Shooting Dogs (2005)
The subject matter makes it unavoidably impacting but it doesn't always convince and doesn't gut in the way it should (spoilers)
17 February 2007
Warning: Spoilers
Rwanda 1994. For thirty years the majority Hutu government has persecuted the minority Tutsi people. Under pressure from the West, the Hutu President has reluctantly agreed a deal to share power with the Tutsis. The UN has deployed a small force around Kigall, the capital, to monitor the fragile peace. However when the President dies in a plane crash, a surge of violence begins with Hutus seemingly trying to wipe out the Tutsis. A Roman Catholic preacher and a young teacher at a school take in Tutsis while the UN stand unable to provide a defence on orders from the Security Council.

Coming a year after Hotel Rwanda, Shooting Dogs suffered commercially because it had a smaller budget, had been overshadowed and wasn't really given the marketing push that the previous film had been. Although they are both equally as good and also as equally flawed it is easy to see why Hotel Rwanda dominated and continues to dominate it. The story is different but the approach is similar as a narrative and focus on a few characters allows the audience to see the horrors of the genocide. It is hard to critique the film in some ways because the material hurts so much and it will emotionally impact all viewers. Of course this is not the same as saying the story is well written because it isn't that strong and does necessitate putting Europeans up front – which does jar occasionally as you remember who's story this is. Of course this wouldn't have been the case if the film had really pushed the boat out in attack of the UN and the West – which the abandoning of those in the Ecole Technique most certainly allows.

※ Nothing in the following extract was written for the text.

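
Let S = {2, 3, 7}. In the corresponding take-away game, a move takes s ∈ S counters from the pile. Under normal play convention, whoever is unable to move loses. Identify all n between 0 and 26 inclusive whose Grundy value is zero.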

However it does do this as well as I would have liked – throughout and right down to the missed opportunity of the ending. Personally I could have done without the closure scene and would happily (bad choice of words) have closed on Joe leaving the school and the people behind – with particular the way he leaves Marie behind. At this the symbolism would have been clear and the (mainly white and western) audience would have been left with nowhere to go, nothing to grab onto – and rightly so. However, like Hotel Rwanda, it has some elements of a positive in the ending. OK a minor one but I didn't think it should have – not least with other things in the world such as Darfur and Human Rights Watch's warning over returning violence in Rwanda, the former in particular being a reason for not having any sense of optimism at the end of this.

The cast are good in how they hold back from being the whole show and not lapsing into ham or sentimentality. Dancy holds back reasonably well from making it about his tears and does well to be horrified rather than upset. Hurt is OK but his character is a bit obtrusive and perhaps not as beneficial to the film as his name is. The support cast is convincing and the end credits show the genocide survivors who were involved behind the scenes.

Overall then this is an impacting film thanks to the subject matter but doesn't do all it should do. By not ending on a note of condemnation and pointlessness it is more palatable for audiences perhaps but avoids being the unavoidable and unanswerable moral challenge that it should have been.